Maguire will leave his family home in Uplawmoor, Renfrewshire, tomorrow to set out on a challenge that has proved too great for many adult adventurers. He will be expected to ski for 10 hours a day, dragging an 80kg sled laden with camping equipment and food supplies 111 miles across potentially hazardous ice.
“We have to take off our skis and hold them above our heads in a V-shape if we see a polar bear. That prevents them getting up on their hindlegs while our expedition leader gets his gun,” says Maguire matter-of-factly, after waiting until his mother, Karen, leaves the room. “She worries about me, probably too much.”
Karen, 40, and her husband, Bernard, an inventor, have signed the disclaimer that the Norwegian expedition leader, Borge Ousland, 43, requests from all participants. Presumably the couple are reassured by the fact the explorer has done this trip successfully several times before, as well as similar ventures to the South Pole.
Maguire, a fourth-year pupil at Hutchesons’ Grammar School in Glasgow, is unfazed by the dangers. “I’m not too worried about polar bears. I’m more worried that something small will happen, like one of us getting an injury, which will prevent us from reaching the pole.”
Maguire and the eight other adventurers taking part in Ousland’s expedition are due to arrive at the pole on April 20 or 21, depending on their progress.
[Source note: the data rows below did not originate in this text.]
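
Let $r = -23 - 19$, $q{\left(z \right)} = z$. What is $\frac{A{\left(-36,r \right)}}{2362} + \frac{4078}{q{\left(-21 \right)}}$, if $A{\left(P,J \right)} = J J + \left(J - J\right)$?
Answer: $- \frac{4797596}{24801} \approx -193.44$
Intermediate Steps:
$r = -42$ ($r = -23 - 19 = -42$)
$A{\left(P,J \right)} = J^{2}$ ($A{\left(P,J \right)} = J^{2} + 0 = J^{2}$)
$\frac{A{\left(-36,r \right)}}{2362} + \frac{4078}{q{\left(-21 \right)}} = \frac{\left(-42\right)^{2}}{2362} + \frac{4078}{-21} = 1764 \cdot \frac{1}{2362} + 4078 \left(- \frac{1}{21}\right) = \frac{882}{1181} - \frac{4078}{21} = - \frac{4797596}{24801}$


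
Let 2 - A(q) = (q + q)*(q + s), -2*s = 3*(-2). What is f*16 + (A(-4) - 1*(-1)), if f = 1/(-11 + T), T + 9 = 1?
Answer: -111/19 ≈ -5.8421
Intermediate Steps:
T = -8 (T = -9 + 1 = -8)
s = 3 (s = -3*(-2)/2 = -½*(-6) = 3)
A(q) = 2 - 2*q*(3 + q) (A(q) = 2 - (q + q)*(q + 3) = 2 - 2*q*(3 + q))
f = -1/19 (f = 1/(-11 - 8) = 1/(-19) = -1/19 ≈ -0.052632)
f*16 + (A(-4) - 1*(-1)) = -1/19*16 + ((2 - 6*(-4) - 2*(-4)²) - 1*(-1)) = -16/19 + ((2 + 24 - 2*16) + 1) = -16/19 + ((2 + 24 - 32) + 1) = -16/19 + (-6 + 1) = -16/19 - 5 = -111/19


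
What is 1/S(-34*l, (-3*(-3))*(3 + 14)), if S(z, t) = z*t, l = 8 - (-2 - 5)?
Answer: -1/78030 ≈ -1.2816e-5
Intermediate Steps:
l = 15 (l = 8 - 1*(-7) = 8 + 7 = 15)
S(z, t) = t*z
1/S(-34*l, (-3*(-3))*(3 + 14)) = 1/(((-3*(-3))*(3 + 14))*(-34*15)) = 1/((9*17)*(-510)) = 1/(153*(-510)) = 1/(-78030) = -1/78030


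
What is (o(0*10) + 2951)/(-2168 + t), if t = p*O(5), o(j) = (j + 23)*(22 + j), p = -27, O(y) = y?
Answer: -3457/2303 ≈ -1.5011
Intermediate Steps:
o(j) = (22 + j)*(23 + j) (o(j) = (23 + j)*(22 + j) = (22 + j)*(23 + j))
t = -135 (t = -27*5 = -135)
(o(0*10) + 2951)/(-2168 + t) = ((506 + (0*10)**2 + 45*(0*10)) + 2951)/(-2168 - 135) = ((506 + 0**2 + 45*0) + 2951)/(-2303) = ((506 + 0 + 0) + 2951)*(-1/2303) = (506 + 2951)*(-1/2303) = 3457*(-1/2303) = -3457/2303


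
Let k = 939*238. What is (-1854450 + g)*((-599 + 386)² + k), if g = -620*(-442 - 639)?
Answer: -318381419730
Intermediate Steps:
k = 223482
g = 670220 (g = -620*(-1081) = 670220)
(-1854450 + g)*((-599 + 386)² + k) = (-1854450 + 670220)*((-599 + 386)² + 223482) = -1184230*((-213)² + 223482) = -1184230*(45369 + 223482) = -1184230*268851 = -318381419730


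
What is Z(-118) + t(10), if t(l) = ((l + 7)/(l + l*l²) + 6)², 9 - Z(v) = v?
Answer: 166482629/1020100 ≈ 163.20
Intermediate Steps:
Z(v) = 9 - v
t(l) = (6 + (7 + l)/(l + l³))² (t(l) = ((7 + l)/(l + l³) + 6)² = (6 + (7 + l)/(l + l³))²)
Z(-118) + t(10) = (9 - 1*(-118)) + (7 + 6*10³ + 7*10)²/(10²*(1 + 10²)²) = (9 + 118) + (7 + 6*1000 + 70)²/(100*(1 + 100)²) = 127 + (1/100)*(7 + 6000 + 70)²/101² = 127 + (1/100)*(1/10201)*6077² = 127 + (1/100)*(1/10201)*36929929 = 127 + 36929929/1020100 = 166482629/1020100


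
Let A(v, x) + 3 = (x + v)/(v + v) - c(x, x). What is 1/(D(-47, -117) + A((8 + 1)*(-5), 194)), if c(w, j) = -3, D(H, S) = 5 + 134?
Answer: 90/12361 ≈ 0.0072810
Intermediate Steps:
D(H, S) = 139
A(v, x) = (v + x)/(2*v) (A(v, x) = -3 + ((x + v)/(v + v) - 1*(-3)) = -3 + ((v + x)/((2*v)) + 3) = -3 + ((v + x)*(1/(2*v)) + 3) = -3 + ((v + x)/(2*v) + 3) = -3 + (3 + (v + x)/(2*v)) = (v + x)/(2*v))
1/(D(-47, -117) + A((8 + 1)*(-5), 194)) = 1/(139 + ((8 + 1)*(-5) + 194)/(2*(((8 + 1)*(-5))))) = 1/(139 + (9*(-5) + 194)/(2*((9*(-5))))) = 1/(139 + (½)*(-45 + 194)/(-45)) = 1/(139 + (½)*(-1/45)*149) = 1/(139 - 149/90) = 1/(12361/90) = 90/12361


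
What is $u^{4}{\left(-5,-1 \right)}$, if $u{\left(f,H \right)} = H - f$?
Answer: $256$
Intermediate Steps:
$u^{4}{\left(-5,-1 \right)} = \left(-1 - -5\right)^{4} = \left(-1 + 5\right)^{4} = 4^{4} = 256$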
If they succeed, Maguire, whose 16th birthday is on August 23, will shave three months off the record set by the explorer David Hempleman-Adams’s daughter Alicia, who was also 15 when she walked to the North Pole last April.
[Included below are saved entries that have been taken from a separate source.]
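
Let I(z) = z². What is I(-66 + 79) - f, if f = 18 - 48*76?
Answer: 3799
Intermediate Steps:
f = -3630 (f = 18 - 3648 = -3630)
I(-66 + 79) - f = (-66 + 79)² - 1*(-3630) = 13² + 3630 = 169 + 3630 = 3799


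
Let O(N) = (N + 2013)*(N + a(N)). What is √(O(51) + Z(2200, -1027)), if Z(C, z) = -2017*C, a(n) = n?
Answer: 2*I*√1056718 ≈ 2055.9*I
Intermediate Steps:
O(N) = 2*N*(2013 + N) (O(N) = (N + 2013)*(N + N) = (2013 + N)*(2*N) = 2*N*(2013 + N))
√(O(51) + Z(2200, -1027)) = √(2*51*(2013 + 51) - 2017*2200) = √(2*51*2064 - 4437400) = √(210528 - 4437400) = √(-4226872) = 2*I*√1056718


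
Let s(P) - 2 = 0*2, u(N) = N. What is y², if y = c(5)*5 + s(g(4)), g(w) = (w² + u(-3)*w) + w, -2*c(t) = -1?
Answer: 81/4 ≈ 20.250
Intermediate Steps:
c(t) = ½ (c(t) = -½*(-1) = ½)
g(w) = w² - 2*w (g(w) = (w² - 3*w) + w = w² - 2*w)
s(P) = 2 (s(P) = 2 + 0*2 = 2 + 0 = 2)
y = 9/2 (y = (½)*5 + 2 = 5/2 + 2 = 9/2 ≈ 4.5000)
y² = (9/2)² = 81/4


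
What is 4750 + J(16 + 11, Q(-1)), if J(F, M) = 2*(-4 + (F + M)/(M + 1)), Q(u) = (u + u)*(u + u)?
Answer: 23772/5 ≈ 4754.4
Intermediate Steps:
Q(u) = 4*u² (Q(u) = (2*u)*(2*u) = 4*u²)
J(F, M) = -8 + 2*(F + M)/(1 + M) (J(F, M) = 2*(-4 + (F + M)/(1 + M)) = -8 + 2*(F + M)/(1 + M))
4750 + J(16 + 11, Q(-1)) = 4750 + 2*(-4 + (16 + 11) - 12*(-1)²)/(1 + 4*(-1)²) = 4750 + 2*(-4 + 27 - 12)/(1 + 4*1) = 4750 + 2*(-4 + 27 - 3*4)/(1 + 4) = 4750 + 2*(-4 + 27 - 12)/5 = 4750 + 2*(⅕)*11 = 4750 + 22/5 = 23772/5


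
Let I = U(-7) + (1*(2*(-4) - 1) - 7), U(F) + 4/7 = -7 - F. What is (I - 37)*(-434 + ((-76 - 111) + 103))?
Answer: 27750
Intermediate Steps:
U(F) = -53/7 - F (U(F) = -4/7 + (-7 - F) = -53/7 - F)
I = -116/7 (I = (-53/7 - 1*(-7)) + (1*(2*(-4) - 1) - 7) = (-53/7 + 7) + (1*(-8 - 1) - 7) = -4/7 + (1*(-9) - 7) = -4/7 + (-9 - 7) = -4/7 - 16 = -116/7 ≈ -16.571)
(I - 37)*(-434 + ((-76 - 111) + 103)) = (-116/7 - 37)*(-434 + ((-76 - 111) + 103)) = -375*(-434 + (-187 + 103))/7 = -375*(-434 - 84)/7 = -375/7*(-518) = 27750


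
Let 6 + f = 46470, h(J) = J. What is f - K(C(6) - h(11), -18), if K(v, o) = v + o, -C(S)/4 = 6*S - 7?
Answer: 46609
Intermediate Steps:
C(S) = 28 - 24*S (C(S) = -4*(6*S - 7) = -4*(-7 + 6*S) = 28 - 24*S)
f = 46464 (f = -6 + 46470 = 46464)
K(v, o) = o + v
f - K(C(6) - h(11), -18) = 46464 - (-18 + ((28 - 24*6) - 1*11)) = 46464 - (-18 + ((28 - 144) - 11)) = 46464 - (-18 + (-116 - 11)) = 46464 - (-18 - 127) = 46464 - 1*(-145) = 46464 + 145 = 46609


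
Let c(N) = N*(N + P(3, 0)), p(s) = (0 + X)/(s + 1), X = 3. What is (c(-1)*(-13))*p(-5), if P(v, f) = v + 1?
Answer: -117/4 ≈ -29.250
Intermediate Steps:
P(v, f) = 1 + v
p(s) = 3/(1 + s) (p(s) = (0 + 3)/(s + 1) = 3/(1 + s))
c(N) = N*(4 + N) (c(N) = N*(N + (1 + 3)) = N*(N + 4) = N*(4 + N))
(c(-1)*(-13))*p(-5) = (-(4 - 1)*(-13))*(3/(1 - 5)) = (-1*3*(-13))*(3/(-4)) = (-3*(-13))*(3*(-¼)) = 39*(-¾) = -117/4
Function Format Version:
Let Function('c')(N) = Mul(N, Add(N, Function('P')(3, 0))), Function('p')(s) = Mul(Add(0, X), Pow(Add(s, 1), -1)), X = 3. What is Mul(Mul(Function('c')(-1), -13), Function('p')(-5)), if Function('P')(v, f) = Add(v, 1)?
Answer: Rational(-117, 4) ≈ -29.250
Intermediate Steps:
Function('P')(v, f) = Add(1, v)
Function('p')(s) = Mul(3, Pow(Add(1, s), -1)) (Function('p')(s) = Mul(Add(0, 3), Pow(Add(s, 1), -1)) = Mul(3, Pow(Add(1, s), -1)))
Function('c')(N) = Mul(N, Add(4, N)) (Function('c')(N) = Mul(N, Add(N, Add(1, 3))) = Mul(N, Add(N, 4)) = Mul(N, Add(4, N)))
Mul(Mul(Function('c')(-1), -13), Function('p')(-5)) = Mul(Mul(Mul(-1, Add(4, -1)), -13), Mul(3, Pow(Add(1, -5), -1))) = Mul(Mul(Mul(-1, 3), -13), Mul(3, Pow(-4, -1))) = Mul(Mul(-3, -13), Mul(3, Rational(-1, 4))) = Mul(39, Rational(-3, 4)) = Rational(-117, 4)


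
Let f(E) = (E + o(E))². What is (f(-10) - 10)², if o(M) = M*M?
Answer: 65448100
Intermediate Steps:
o(M) = M²
f(E) = (E + E²)²
(f(-10) - 10)² = ((-10)²*(1 - 10)² - 10)² = (100*(-9)² - 10)² = (100*81 - 10)² = (8100 - 10)² = 8090² = 65448100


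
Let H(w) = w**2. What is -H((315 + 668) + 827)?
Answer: -3276100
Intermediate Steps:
-H((315 + 668) + 827) = -((315 + 668) + 827)**2 = -(983 + 827)**2 = -1*1810**2 = -1*3276100 = -3276100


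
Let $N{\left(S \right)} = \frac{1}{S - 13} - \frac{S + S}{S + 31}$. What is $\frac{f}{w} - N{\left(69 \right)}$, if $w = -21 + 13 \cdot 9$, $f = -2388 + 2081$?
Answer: $- \frac{30841}{16800} \approx -1.8358$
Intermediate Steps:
$f = -307$
$w = 96$ ($w = -21 + 117 = 96$)
$N{\left(S \right)} = \frac{1}{-13 + S} - \frac{2 S}{31 + S}$
$\frac{f}{w} - N{\left(69 \right)} = - \frac{307}{96} - \frac{31 - 2 \cdot 69^{2} + 27 \cdot 69}{-403 + 69^{2} + 18 \cdot 69} = \left(-307\right) \frac{1}{96} - \frac{31 - 9522 + 1863}{-403 + 4761 + 1242} = - \frac{307}{96} - \frac{31 - 9522 + 1863}{5600} = - \frac{307}{96} - \frac{1}{5600} \left(-7628\right) = - \frac{307}{96} - - \frac{1907}{1400} = - \frac{307}{96} + \frac{1907}{1400} = - \frac{30841}{16800}$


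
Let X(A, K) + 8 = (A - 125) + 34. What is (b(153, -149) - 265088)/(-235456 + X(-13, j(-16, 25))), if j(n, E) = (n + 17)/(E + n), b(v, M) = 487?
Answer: 264601/235568 ≈ 1.1232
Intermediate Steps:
j(n, E) = (17 + n)/(E + n)
X(A, K) = -99 + A (X(A, K) = -8 + ((A - 125) + 34) = -8 + ((-125 + A) + 34) = -8 + (-91 + A) = -99 + A)
(b(153, -149) - 265088)/(-235456 + X(-13, j(-16, 25))) = (487 - 265088)/(-235456 + (-99 - 13)) = -264601/(-235456 - 112) = -264601/(-235568) = -264601*(-1/235568) = 264601/235568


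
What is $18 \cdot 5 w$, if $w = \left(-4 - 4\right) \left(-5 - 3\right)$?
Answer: $5760$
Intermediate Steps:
$w = 64$ ($w = \left(-8\right) \left(-8\right) = 64$)
$18 \cdot 5 w = 18 \cdot 5 \cdot 64 = 90 \cdot 64 = 5760$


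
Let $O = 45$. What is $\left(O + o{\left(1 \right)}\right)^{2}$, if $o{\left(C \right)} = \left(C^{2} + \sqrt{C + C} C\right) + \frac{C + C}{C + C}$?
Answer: $\left(47 + \sqrt{2}\right)^{2} \approx 2343.9$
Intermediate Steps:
$o{\left(C \right)} = 1 + C^{2} + \sqrt{2} C^{\frac{3}{2}}$ ($o{\left(C \right)} = \left(C^{2} + \sqrt{2 C} C\right) + \frac{2 C}{2 C} = \left(C^{2} + \sqrt{2} \sqrt{C} C\right) + 2 C \frac{1}{2 C} = \left(C^{2} + \sqrt{2} C^{\frac{3}{2}}\right) + 1 = 1 + C^{2} + \sqrt{2} C^{\frac{3}{2}}$)
$\left(O + o{\left(1 \right)}\right)^{2} = \left(45 + \left(1 + 1^{2} + \sqrt{2} \cdot 1^{\frac{3}{2}}\right)\right)^{2} = \left(45 + \left(1 + 1 + \sqrt{2} \cdot 1\right)\right)^{2} = \left(45 + \left(1 + 1 + \sqrt{2}\right)\right)^{2} = \left(45 + \left(2 + \sqrt{2}\right)\right)^{2} = \left(47 + \sqrt{2}\right)^{2}$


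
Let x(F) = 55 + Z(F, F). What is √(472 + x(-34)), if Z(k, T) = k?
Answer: √493 ≈ 22.204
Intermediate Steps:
x(F) = 55 + F
√(472 + x(-34)) = √(472 + (55 - 34)) = √(472 + 21) = √493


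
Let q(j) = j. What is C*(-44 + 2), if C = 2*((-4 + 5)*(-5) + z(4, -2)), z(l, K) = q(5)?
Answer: 0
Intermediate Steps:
z(l, K) = 5
C = 0 (C = 2*((-4 + 5)*(-5) + 5) = 2*(1*(-5) + 5) = 2*(-5 + 5) = 2*0 = 0)
C*(-44 + 2) = 0*(-44 + 2) = 0*(-42) = 0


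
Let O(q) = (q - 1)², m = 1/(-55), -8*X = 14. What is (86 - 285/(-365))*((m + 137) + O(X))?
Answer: 161161133/12848 ≈ 12544.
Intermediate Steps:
X = -7/4 (X = -⅛*14 = -7/4 ≈ -1.7500)
m = -1/55 ≈ -0.018182
O(q) = (-1 + q)²
(86 - 285/(-365))*((m + 137) + O(X)) = (86 - 285/(-365))*((-1/55 + 137) + (-1 - 7/4)²) = (86 - 285*(-1/365))*(7534/55 + (-11/4)²) = (86 + 57/73)*(7534/55 + 121/16) = (6335/73)*(127199/880) = 161161133/12848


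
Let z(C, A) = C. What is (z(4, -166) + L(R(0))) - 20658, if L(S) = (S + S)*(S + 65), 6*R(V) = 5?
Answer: -369797/18 ≈ -20544.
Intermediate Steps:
R(V) = ⅚ (R(V) = (⅙)*5 = ⅚)
L(S) = 2*S*(65 + S) (L(S) = (2*S)*(65 + S) = 2*S*(65 + S))
(z(4, -166) + L(R(0))) - 20658 = (4 + 2*(⅚)*(65 + ⅚)) - 20658 = (4 + 2*(⅚)*(395/6)) - 20658 = (4 + 1975/18) - 20658 = 2047/18 - 20658 = -369797/18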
In addition to basic rations of freeze-dried pasta, stews, soup and meat, Maguire is taking his own supply of chocolate and a celebratory cake baked by his mother. He plans to share this around once they reach the pole, where, conditions permitting, they will spend their last night before flying back to base in a helicopter.
“I can’t believe I am finally getting to go,” says Maguire, who has dedicated the last 18 months to preparing for the trip. “Now that our departure is so close I’m just desperate to get started.” He hopes to speak to his mother every couple of days by satellite phone and plans to send a blog home, updating family and friends on his progress.
The youngster has been interested in the North Pole for as long as he can remember. “He was never into Spiderman and Batman like other boys his age,” says his mother. Instead he spent his childhood watching documentaries and reading up on early polar explorers such as Captain Scott and Roald Amundsen.
In 2004 Maguire heard about Ben Saunders and his attempt to make the first solo and unsupported ski crossing of the Arctic Ocean, from Russia to Canada via the North Pole. The schoolboy was hooked. He followed the then 26-year-old explorer’s daily weblog and, when Saunders returned, the two spoke on the telephone. “That was really inspirational. I knew then that I definitely wanted to go to the North Pole.”
Ousland’s team will set out from “Borneo”, a drifting Russian ice station about 89 degrees north. From there they will pull their sleds through the hostile environment, over pack ice mountains and potentially fatal areas of thin ice, and swim, fully clothed, through leads — lakes formed by large cracks in the surface.
To prepare for the physical challenge Maguire has been running, hill climbing, boxing, playing rugby and going to the gym. The best training of all, though, has been pulling a stack of tyres tied to his waist up and down a field for hours at a time. “I think knowing what to expect is the best preparation. It will be very boring,” he says.